Published: Thursday, 17 December 2009 23:00
The American Association for the Advancement of Science (AAAS) has awarded the distinction of Fellow to 531 members, including three members of the University of Maryland physics faculty: Professors Betsy Beise and Jordan Goodman and Adjunct Professor Carl Williams (NIST/JQI).
Founded in 1848, the AAAS is the world's largest general scientific society and publisher of the journal Science. Fellows are recognized by their peers for distinguished efforts to advance science.
Elizabeth J. Beise, who specializes in experimental nuclear physics, received her PhD from MIT and joined the University of Maryland in 1993. Research topics have included the study of the QCD structure of nucleons and fundamental symmetries. Among her previous honors are Fellowship in the American Physical Society, the APS Maria Goeppert Mayer Award and the NSF Young Investigator Award. From 2004-2006, she was Program Director for Nuclear Physics at the National Science Foundation. She now serves as the UMD interim Associate Provost for Academic Planning & Programs.
Jordan A. Goodman,a particle astrophysicist, received his PhD from this University, and has spent his entire career as a Terp.
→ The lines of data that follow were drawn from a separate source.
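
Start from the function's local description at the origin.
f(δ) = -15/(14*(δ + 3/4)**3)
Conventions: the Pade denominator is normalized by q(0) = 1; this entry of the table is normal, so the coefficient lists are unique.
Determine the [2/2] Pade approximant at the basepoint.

Taylor coefficients needed (expand at 0): a_0 = -160/63, a_1 = 640/63, a_2 = -5120/189, a_3 = 102400/1701, a_4 = -204800/1701.
Write the denominator as Q(δ) = 1 + q1*δ + q2*δ^2. Requiring Q*f - P = O(δ^5) with deg P <= 2 kills the coefficients of δ^3..δ^4 in Q*f:
  δ^3: a_3 + q1*a_2 + q2*a_1 = 0, i.e. 102400/1701 + (-5120/189)*q1 + (640/63)*q2 = 0.
  δ^4: a_4 + q1*a_3 + q2*a_2 = 0, i.e. -204800/1701 + (102400/1701)*q1 + (-5120/189)*q2 = 0.
Solving this linear system: q1 = 10/3, q2 = 80/27.
The numerator is Q*f truncated at degree 2: P0 = a_0 = -160/63; P1 = a_1 + q1*a_0 = 320/189; P2 = a_2 + q1*a_1 + q2*a_0 = -1280/1701.

The Pade approximant has numerator coefficients [-160/63, 320/189, -1280/1701]; denominator coefficients [1, 10/3, 80/27].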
Earlier this year, he received the UMD President's Medal, the highest award the University can bestow. He has served as Spokesperson for MILAGRO Gamma Ray Experiment, is the current spokesman of the HAWC collaboration, and is also active in the IceCube neutrino telescope effort at the South Pole. He has received the UMD Kirwan Prize for Undergraduate Education, and the University System of Maryland's Regents' Award for Excellence in Teaching. He is also a UMD Distinguished Scholar-Teacher
Carl J. Williams, co-director of the Joint Quantum Institute and Chief of Atomic Physics at the National Institute of Standards and Technology in Gaithersburg, received his PhD from the University of Chicago. He has held appointments at the University of Chicago and the University of Notre Dame, and has been a visiting scientist in Norway, England, Israel and France. He is a Fellow of the American Physical Society, and a recipient of the Department of Commerce Silver Medal for Leadership and the Arthur S. Flemming Award for Scientific Achievement.